The [Bucketing](./functions/Bucketing.py) function, runs every hour and copies previous hour's data from /raw to /curated by executing [Create Table AS Select (CTAS)](https://docs.aws.amazon.com/athena/latest/ug/ctas.html) query on [Amazon Athena](https://aws.amazon.com/athena). The copied data is a new sub-folder under /curated. The function will then load the new folder as a Partition to TargetTable.  

```bash
├── README.MD <-- This instructions file

├── functions <-- Two lambda functions used to bucket streaming data
```

  
## Requirements

  
* AWS CLI already configured with Administrator permission
* Source and target tables created in Athena
* Streaming data is writing into Amazon S3 bucket and partitioned like this: dt=YYYY-mm-dd-HH


## Installation Instructions

1. [Install SAM CLI](https://docs.aws.amazon.com/serverless-application-model/latest/developerguide/serverless-sam-cli-install.html) if you do not have it.
2. Clone the repo onto your local development machine using `git clone https://github.com/aws-samples/automated-bucketing-of-streaming-data.git`.
3.  [OPTIONAL]The lambda functions included here, works on data that is partitioned on hourly basis. It will work with flat partition strategy that looks like the following; dt=YYYY-mm-dd-HH. If your data has a different structure, edit the lambda functions accordingly.

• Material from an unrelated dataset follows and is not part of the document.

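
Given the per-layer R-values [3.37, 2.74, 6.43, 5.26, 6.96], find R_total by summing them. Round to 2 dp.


R_total = 3.37 + 2.74 + 6.43 + 5.26 + 6.96 = 24.76

24.76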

4. From the command line, change directory to SAM template directory

```

sam build

sam deploy --guided

```

Follow the prompts in the deploy process to set the stack name, AWS Region and other parameters.

  
## Parameter Details

  
* S3BucketName: the name of data lake S3 bucket for this application 
* CuratedKeyPrefix: Prefix of new bucketed files that are written by Function2. This is the Amazon S3 location of TargetTable without 's://<s3_bucket_name>'.
**Do not add the trailing slash**. For example, /curated
* AthenaResultLocation: Full S3 location where Athena will store query results in. For example, s3://<s3_bucket_name>/athena_results
* DatabaseName: Data Catalog Database name that holds SourceTable and TargetTable
* SourceTableName: Source Table Name that points to raw data
* TargetTableName: Target Table name that points to curated data
* BucketingKey: The column used as a bucketing key. The solution supports a single bucketing key, to add more edit the lambda function.
* BucketCount: Number of hive buckets to create within a partition. This has to be the same number that was used when creating TargetTable.

  
## How it works

  
* Start writing streaming data to S3 bucket
* Create SourceTable and TargetTable in Athena

* After an hour of the SAM deployment, you will see new data written ***CuratedKeyPrefix***. The data will be bucketed and could be queried from TargetTable in Athena.
## Security

See [CONTRIBUTING](CONTRIBUTING.md#security-issue-notifications) for more information.

## License

This library is licensed under the MIT-0 License. See the [LICENSE](LICENSE) file.